Nicholas Tierney Original witty remark

WOMBAT 2016 Wrap Up

A few weeks ago I spoke at the Workshop Organized by Monash Business Analytics Team (WOMBAT), held in the Melbourne Zoo (!) on Thursday and Friday the 18th and 19th February.

It was my first time at the Melbourne Zoo, and my first time having a conference in a Zoo. It was a pretty surreal experience briskly walking to the conference room while trying to navigate a zoo, passing monkeys, macaws, and tigers. And during the lunch breaks you could sit down and chat with other conference attendees…or go and see the Orangutan show, watch the elephants get a clean, or see some Gorillas.

Two other colleagues from QUT also attended, Amy Cook (as a contributed speaker), and Dr. Zoé van Havre (as an invited Speaker). Amy is currently completing a Masters by research in statistics, and Zoé has just finished her PhD in Statistics and is about to complete a Post-Doc at CSIRO.

The conference was organised by Di Cook and Rob Hyndman, of the Monash Business School. Di Cook is well known for her work in visualisation and software. Di also supervised both Hadley Wickham and Yihui Xie. Hadley has improved the R experience drastically with packages ggplot2, dplyr, tidyr, and devtools. Yihui wrote the package knitr, making reproducible reporting easy and fun to do in R. Rob Hyndman is the creator and maintainer of the forecast package, and has written a free online textbook on forecasting.

Hadley Wickham was they Keynote speaker for the conference. Hadley’s talk discussed one way to go about summarizing large datasets by fitting many models using purrr. purrr takes a functional programming approach so you emphasises the verbs in your data anyalsis. This approach means that you can avoid writing loops so that you emphasize actions rather than book keeping. I had always been told that you should avoid writing loops in R because they are slow. However, Hadley said the following about that when asked about performance differences between apply, purrr, and for loops:

A lot of people tell you to not use for-loops because they are slow - that is complete and utter garbage. You should not use for loops because they are not very expressive.
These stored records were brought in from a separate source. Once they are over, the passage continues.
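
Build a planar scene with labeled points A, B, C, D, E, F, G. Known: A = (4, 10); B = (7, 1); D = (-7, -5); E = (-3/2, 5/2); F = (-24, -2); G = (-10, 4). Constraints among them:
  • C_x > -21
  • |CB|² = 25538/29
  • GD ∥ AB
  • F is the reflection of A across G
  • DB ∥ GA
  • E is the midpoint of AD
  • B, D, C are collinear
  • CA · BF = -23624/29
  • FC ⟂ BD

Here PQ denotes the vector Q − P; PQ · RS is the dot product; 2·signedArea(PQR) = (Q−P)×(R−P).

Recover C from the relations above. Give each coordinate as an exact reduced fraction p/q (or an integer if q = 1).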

The speed is almost the same for any trivial operation. The overhead of a for-loop is not significant. The reason to avoid for loops is because they make your code harder to read and harder to write.
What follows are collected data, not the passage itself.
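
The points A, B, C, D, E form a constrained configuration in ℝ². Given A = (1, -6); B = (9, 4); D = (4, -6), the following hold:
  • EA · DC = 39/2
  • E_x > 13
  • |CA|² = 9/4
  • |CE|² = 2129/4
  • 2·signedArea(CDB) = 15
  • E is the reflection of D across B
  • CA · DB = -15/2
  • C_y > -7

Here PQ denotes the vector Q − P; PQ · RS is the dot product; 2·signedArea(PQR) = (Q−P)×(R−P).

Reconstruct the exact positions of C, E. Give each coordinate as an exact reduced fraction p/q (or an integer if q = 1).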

So why do we hear that loops are slow in R? Apparently it is an Historical Hangover from the S language, and the early days of R. Credit to Thomas Lumley for pointing this out.

The conference organisers filmed the keynote talk from Hadley, and you can watch the video here and see Hadley’s slides here. I Highly recommend watching the talk.

Zoé delivered an awesome talk that was really appropriate for the audience and did a great job of condensing 4 years of her PhD on Bayesian Mixture Models into something that everyone could understand. It was also very satisfying to see Zoé answer the question at the end “How did you choose your prior?” in excellent style, clearly demonstrating the depth of her knowledge on Bayesian stats. It was clear that Zoe could communicate “bleeding edge” statistics in a technical and non-technical sense. Awesome job. You can see her slides here and read her paper on Mixture Models here.

Amy spoke excellently about how to extract and use data from timesheets. The first question out of people’s mouths at the end of the talk was “how much money have you made from this idea?” - she then had a lot of people describe to her how her idea is commercially viable. Very cool. You can see slides here.

I delivered a talk on two packages I have developed alongside Miles McBain and Di Cook: visdat and ggmissing. The idea of visdat is to allow you do visualise an entire dataframe at once, and ggmissing extends ggplot to incorporate missingness, similar to ggobi. I had some good questions at the end, with some cool suggestions like including natural language processing to highlight specific characters/patterns, and that vis_miss could run some missingness diagnostics and provide a warning message to the user along the lines of “you might have variables MAR, investigate further”. I shall talk more about this in a future blog post.

It looks like WOMBAT might be an annual occurence, I would highly encourage attending the next one if you have the opportunity. Thank you once more to the conference Organisers for putting together such an awesome conference. Looking forward to the next one!